Grob gesprochen sind 95% aller Versuche nur Variationen über die Robots aus „All Is Full Of Love“ (1997), die Chris Cunningham übrigens selbst entworfen hat – sein Musikvideo ist zu Recht in der Ständigen Ausstellung des MoMa gelandet. Die Robots unterscheiden sich ja von Maria, Fritz Langs Roboter aus Metropolis (1927), dem Vorbild für Lucas’ C3PO, nur im Style, sie sind 90ies slick, weiß und gefühlt Japanese statt expressionistisch, aber eben nicht grundsätzlich: humanoide Blechkisten auch sie. Da ist also nicht wirklich viel passiert in hundert Jahren, könnte man sagen.
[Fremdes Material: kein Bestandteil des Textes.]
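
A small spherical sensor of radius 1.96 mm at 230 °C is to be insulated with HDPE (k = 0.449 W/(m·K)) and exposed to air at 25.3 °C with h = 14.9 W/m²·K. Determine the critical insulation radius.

r_cr = 6.03 cm

For a sphere, r_cr = 2k_ins/h = 2·0.449/14.9 = 0.0603 m = 6.03 cm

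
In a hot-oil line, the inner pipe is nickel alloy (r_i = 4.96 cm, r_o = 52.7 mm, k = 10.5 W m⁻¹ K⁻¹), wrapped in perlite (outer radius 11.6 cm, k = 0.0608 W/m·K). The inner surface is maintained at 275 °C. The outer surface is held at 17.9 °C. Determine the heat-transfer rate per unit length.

Series thermal resistances, inner to outer:
  R'_nickel alloy = ln(0.0527/0.0496)/(2πk) = 0.06062/(2π·10.5) = 9.189×10^-4 m·K/W
  R'_perlite = ln(0.116/0.0527)/(2πk) = 0.7890/(2π·0.0608) = 2.065 m·K/W
ΣR = 9.189×10^-4 + 2.065 = 2.066 m·K/W
Q' = ΔT/ΣR = (275 °C − 17.9 °C)/2.066 = 124 W/m

Q' = 124 W/m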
Zugleich ist das ja geradezu rührend hilflos. Diese ganzen Robots sollen uns trotz allen Alien-Terminator-Transformer-Schauers eine gewisse Sicherheit bescheren dahingehend, daß immer noch ein menschenähnliches Gegenüber mit uns interagiert; ein Gegenüber, wie wir uns uns selbst immer vorstellen, als Individuum, als eine abgeschlossene Entity.
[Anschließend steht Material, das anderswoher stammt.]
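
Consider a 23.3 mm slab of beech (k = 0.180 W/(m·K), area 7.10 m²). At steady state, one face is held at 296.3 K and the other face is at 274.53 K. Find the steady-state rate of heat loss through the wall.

Q = 1190 W

Q = kA·ΔT/L = 0.180 × 7.10 × |296.3 K − 274.53 K| / 0.0233 = 1190 W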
Spätestens da kippt dann das Falsche ins Fahrlässige, weil wir uns auf diese Weise nur vor der Erkenntnis verstecken, daß es da eigentlich nichts zu sehen gibt. AI ist eben kein Individuum, AI ist nicht EINS. Kevin Kelly („The Inevitable“, 2016) knows best, Leute: „Conventional wisdom held that supercomputers would be the first to host (ai), and then soon enough, we’d add consumer models to the heads of our personal robots. (…) However, the first genuine AI will not be birthed in a stand alone supercomputer, but in the superorganism known as the net. (…) The AI on the horizon looks more like Amazon Web Services.”

Achtung, anschnallen bitte für den weit hergeholten Vergleich: Ein paar der monotheistischen Religionen haben es geschafft, die Idee eisenhart durchzuziehen, dass man seinen Gott nicht darstellen, ja, ihn sich nicht einmal VORstellen dürfe. Die Christen haben da zwar „jaja“ gesagt, „du sollst dir kein Bildnis machen“, aber dann haben sie Michelangelo et. al. rangelassen. Das sollten wir in Sachen AI vielleicht vermeiden, ein Gott mit Rauschebart ist eigentlich genau so daneben wie AI als Roboter. Lasst uns stattdessen mal den Mut haben, uns AI nicht zu visualisieren (was ja für uns Werbefilmmenschen eine ganz besonders schwieriges Projekt ist), zumindest nicht mehr als Chris Cunningham Roboter, bitte.*

Die meines Erachtens beste Analogie stammt erneut von, ihr ahnt es, Kevin Kelly: in der industriellen Revolution haben viele Unternehmer ein Vermögen gemacht, indem sie bekannte Produkte elekrifiziert haben: Ein Bügeleisen, aber mit Strom. Ein Rührgerät, JETZT NEU! Mit Strom etc. Den Strom dafür haben sich diese Erfinder-Unternehmer besorgt als vorfabrizierte, unsichtbare, netzbasierte Ressource, jederzeit anzapfbar. Mit unseren aktuellen Tools passiert gerade dasselbe: Photoshop, jetzt mit generativer AI. Und die bleibt, wie zuvor der Strom auch, unsichtbar.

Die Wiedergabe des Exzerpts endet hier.